Auch der Wortlaut der Präposition „unter“ spricht nicht für eine zu erbringende ärztliche Leistung, sondern setzt einen Zustand des Patienten voraus, auch wenn „parenterale invasive Behandlung“ isoliert betrachtet auch als Leistung formuliert sein könnte.

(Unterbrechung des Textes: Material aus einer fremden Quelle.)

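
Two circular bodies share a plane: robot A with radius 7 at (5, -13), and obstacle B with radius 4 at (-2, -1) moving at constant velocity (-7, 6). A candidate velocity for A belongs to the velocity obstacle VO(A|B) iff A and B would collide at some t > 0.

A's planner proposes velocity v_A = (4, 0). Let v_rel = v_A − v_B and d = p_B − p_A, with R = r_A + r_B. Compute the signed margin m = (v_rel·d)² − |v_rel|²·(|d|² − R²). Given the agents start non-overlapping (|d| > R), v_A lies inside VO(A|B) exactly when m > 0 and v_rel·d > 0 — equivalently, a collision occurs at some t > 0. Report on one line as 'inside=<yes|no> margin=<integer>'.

d = (-7, 12),  |d|² = 193;  R = 7+4 = 11,  c = 193−11² = 72
v_rel = (11, -6),  |v_rel|² = 157;  v_rel·d = (11)·(-7) + (-6)·(12) = -149
157·t² + 298·t + 72 = 0  ⇒  m = (-149)² − 157·72 = 10897
m = 10897 > 0,  v_rel·d = -149 < 0  ⇒  outside

inside=no margin=10897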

Selbst wenn jedoch mit der Beklagten der Wortlaut der reinen Begrifflichkeiten „Infusion“, „Transfusion“ bzw. „unter parenterale intravasale Behandlung“ für zweifelhaft erachtet würde, ergibt sich aus der EBM-Systematik selbst eine Lösung für die Frage, welche Gebührennummern nebeneinander abgerechnet werden können und welche nicht. Auch Nummer 2.1.3 EBM (inhaltsgleiche Gebührenordnungspositionen) stützt die Position der Beklagten deshalb nicht. Dort heißt es zwar, für die Nebeneinanderberechnung von Gebührenordnungspositionen gelte, dass inhaltsgleiche Gebührenordnungspositionen nicht nebeneinander berechnungsfähig seien. Sämtliche Abrechnungsbestimmungen und Ausschlüsse sind „aber“ entsprechend zu berücksichtigen (Abs. 1):
Der EBM enthält hier detaillierte Regeln, welche Gebührenordnungspositionen zusätzlich und welche nicht abgerechnet werden dürfen. Für die Nr. 01510 bis 01512 ist jeweils ausdrücklich bestimmt, dass im Einzelnen aufgezählte Gebührenordnungspositionen neben diesen nicht berechnungsfähig sind. Die Aufzählungen enthalten zwar die Nr. 02100 EBM (Infusion) und Nr. 02101 (Infusionstherapie), jedoch gerade nicht die Nr. 02110 (erste Transfusion) bzw. Nr. 02111 EBM (jede weitere Transfusion) und die Nr. 02112 EBM (Reinfusion).
Die Beklagte kann sich deshalb auch nicht darauf berufen, dass der EBM an anderer Stelle Zusatzpauschalen entgegen dem Wortlaut nicht als solche versteht. Ohne Belang ist auch das systematische Argument, dass in den Nr. 01510ff Infusionen als fakultative Leistung ausgeführt wird. Lediglich eine zusätzliche Infusion ist damit ohne Anrechnung mit zu leisten.
Die Kostenentscheidung folgt aus § 197a SGG i. V. m. § 154 Abs. 2 Verwaltungsgerichtsordnung.
Gründe für die Zulassung der Revision nach § 160 Abs. 2 SGG liegen nicht vor.